Anthony Bosch, the main witness that the league relied upon to suspend Rodriguez, had previously denied any involvement in selling drugs to players, but told CBS News’ 60 Minutes on Sunday that he was an expert in doping who only stopped and agreed to speak up because he got caught.
Rodriguez, 38, who on Saturday was suspended for the season by US baseball’s chief arbitrator Fredric Horowitz, has never failed a dope test and denies any wrongdoing.
“I was very good at what I did. I had a track record. I have been doing this for many years,” Biogenesis clinic founder Bosch said.
Bosch said he provided Rodriguez with performance-enhancing drugs over several years , including steroids, human growth hormone, insulin and supplements, and personally injected him with some of the banned substances.
On Saturday, the Yankee said in a statement that he would fight the case in federal court after Horowitz banned him for 162 games. The suspension was a reduction on the initial penalty of 211 games handed down by the league, but still the longest sentence ever imposed for doping offenses in the sport.
Rodriguez and his lawyers say the critical testimony Bosch provided to the league is not reliable because he is a discredited source and only agreed to cooperate after the MLB dropped a lawsuit against him and paid all his legal fees.
MLB commissioner Bud Selig handed down the initial suspension against Rodriguez in August last year over allegations of his involvement with the clinic.
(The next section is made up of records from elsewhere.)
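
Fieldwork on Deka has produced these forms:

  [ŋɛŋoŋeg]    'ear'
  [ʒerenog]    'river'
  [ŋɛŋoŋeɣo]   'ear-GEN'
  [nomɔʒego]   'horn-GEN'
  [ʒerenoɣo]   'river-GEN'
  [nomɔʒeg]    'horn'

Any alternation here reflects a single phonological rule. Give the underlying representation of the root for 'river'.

The root 'river' surfaces as [ʒerenog] and [ʒerenoɣo], with a stem-final [g] ~ [ɣ] alternation.
The stem 'horn' ([nomɔʒeg], [nomɔʒego]) shows [g] unchanged in both environments, so [g] cannot be basic with [ɣ] derived before the GEN suffix.
Therefore /ɣ/ is basic and [g] is derived by word-final hardening (voiced fricatives become stops word-finally).

/ʒerenoɣ/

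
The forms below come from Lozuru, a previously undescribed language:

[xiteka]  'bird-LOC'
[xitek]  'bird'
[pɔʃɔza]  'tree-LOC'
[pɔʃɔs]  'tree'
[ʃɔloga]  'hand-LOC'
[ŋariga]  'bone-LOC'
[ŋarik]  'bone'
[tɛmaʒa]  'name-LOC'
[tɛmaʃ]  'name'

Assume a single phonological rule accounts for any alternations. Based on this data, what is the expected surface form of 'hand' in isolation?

[ʃɔlok]

'bone' shows [g] ~ [k] at the end of the stem ([ŋariga] vs [ŋarik]).
The stem 'bird' ([xiteka], [xitek]) shows [k] unchanged in both environments, so [k] cannot be basic with [g] derived before the LOC suffix.
So /g/ is underlying, and a rule of word-final obstruent devoicing — voiced obstruents become voiceless word-finally — gives [k].
The one attested form of 'hand', [ʃɔloga], shows underlying /ʃɔlog/. Applying the same rule word-finally gives [ʃɔlok].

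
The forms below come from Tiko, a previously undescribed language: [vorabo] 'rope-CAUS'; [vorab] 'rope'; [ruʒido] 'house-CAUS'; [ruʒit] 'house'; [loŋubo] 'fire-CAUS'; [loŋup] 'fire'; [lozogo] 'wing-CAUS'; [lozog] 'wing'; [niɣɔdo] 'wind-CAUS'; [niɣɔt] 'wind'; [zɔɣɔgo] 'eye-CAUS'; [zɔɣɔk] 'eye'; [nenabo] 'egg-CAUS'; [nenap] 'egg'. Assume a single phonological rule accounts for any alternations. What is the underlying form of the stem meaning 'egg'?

The stem for 'egg' ends in [b] in [nenabo] but [p] in [nenap].
The stem 'rope' ([vorabo], [vorab]) shows [b] unchanged in both environments, so [b] cannot be basic with [p] derived in isolation.
The alternation reflects intervocalic voicing: voiceless stops become voiced between vowels. /p/ is underlying.

/nenap/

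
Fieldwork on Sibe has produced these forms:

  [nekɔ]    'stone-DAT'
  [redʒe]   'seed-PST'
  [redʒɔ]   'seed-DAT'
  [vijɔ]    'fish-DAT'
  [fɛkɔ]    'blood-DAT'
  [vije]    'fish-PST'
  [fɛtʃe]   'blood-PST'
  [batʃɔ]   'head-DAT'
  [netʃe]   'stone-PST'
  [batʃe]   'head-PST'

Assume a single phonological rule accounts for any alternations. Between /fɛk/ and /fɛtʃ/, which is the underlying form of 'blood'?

/fɛk/

In [fɛtʃe] and [fɛkɔ] the final segment of 'blood' alternates: [tʃ] ~ [k].
But 'head' keeps [tʃ] in both environments ([batʃe], [batʃɔ]), so there is no rule changing /tʃ/ to [k] before the DAT suffix.
The alternation reflects palatalization before a front vowel: /k/ becomes palato-alveolar [tʃ] before a front vowel. /k/ is underlying.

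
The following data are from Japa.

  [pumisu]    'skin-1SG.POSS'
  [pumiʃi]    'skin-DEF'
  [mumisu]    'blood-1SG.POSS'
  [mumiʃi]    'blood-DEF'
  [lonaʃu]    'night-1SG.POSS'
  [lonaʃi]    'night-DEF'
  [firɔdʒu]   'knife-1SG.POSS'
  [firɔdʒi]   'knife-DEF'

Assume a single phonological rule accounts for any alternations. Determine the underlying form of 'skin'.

/pumis/

'skin' shows [s] ~ [ʃ] at the end of the stem ([pumisu] vs [pumiʃi]).
The stem 'night' ([lonaʃu], [lonaʃi]) shows [ʃ] unchanged in both environments, so [ʃ] cannot be basic with [s] derived before the 1SG.POSS suffix.
The alternation reflects palatalization before a front vowel: /s/ becomes palato-alveolar [ʃ] before a front vowel. /s/ is underlying.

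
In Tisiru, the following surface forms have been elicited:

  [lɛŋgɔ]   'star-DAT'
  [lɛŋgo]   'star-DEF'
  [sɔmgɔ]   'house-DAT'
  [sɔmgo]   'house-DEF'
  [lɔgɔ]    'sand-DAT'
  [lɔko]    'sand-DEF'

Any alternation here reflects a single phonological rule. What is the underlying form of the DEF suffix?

The DEF morpheme has two allomorphs, [-go] and [-ko].
The DAT suffix, which begins with [g], is invariant after every stem; so [g] is not altered by any rule here.
So the underlying form is /-ko/, and voiceless stops become voiced after a nasal.

/-ko/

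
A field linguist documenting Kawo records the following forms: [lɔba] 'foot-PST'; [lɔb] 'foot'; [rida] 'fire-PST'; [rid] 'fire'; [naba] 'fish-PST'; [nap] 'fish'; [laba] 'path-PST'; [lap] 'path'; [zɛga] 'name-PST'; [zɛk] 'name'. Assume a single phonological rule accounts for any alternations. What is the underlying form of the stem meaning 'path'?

The stem for 'path' ends in [b] in [laba] but [p] in [lap].
If /b/ were underlying and a rule turned it into [p] in isolation, 'foot' would also alternate; but it has [b] in both [lɔba] and [lɔb].
The alternation reflects intervocalic voicing: voiceless stops become voiced between vowels. /p/ is underlying.
The underlying form of 'path' is therefore /lap/.

/lap/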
Thirteen other players were also suspended, with 12 agreeing to 50-game bans.
Rodriguez was the only player to challenge the penalty, saying he was singled out for excessive punishment and called into question the way evidence was gathered.
In October last year, Rodriguez sued the league and Selig for trying to destroy his reputation.
On Sunday, Bosch painted a different picture, saying that the Yankees star had always been a willing and active participant in doping.
“Alex cared. Alex wanted to know. He would study the product. He would study the substance. He would study the dosages,” Bosch said. “He wanted to achieve all his human performance or in this case, sports performance objectives. And the most important one was the 800 home run club, which was only going to have one member: Alex Rodriguez.”
Rodriguez is to lose US$25 million in salary if the ban is upheld.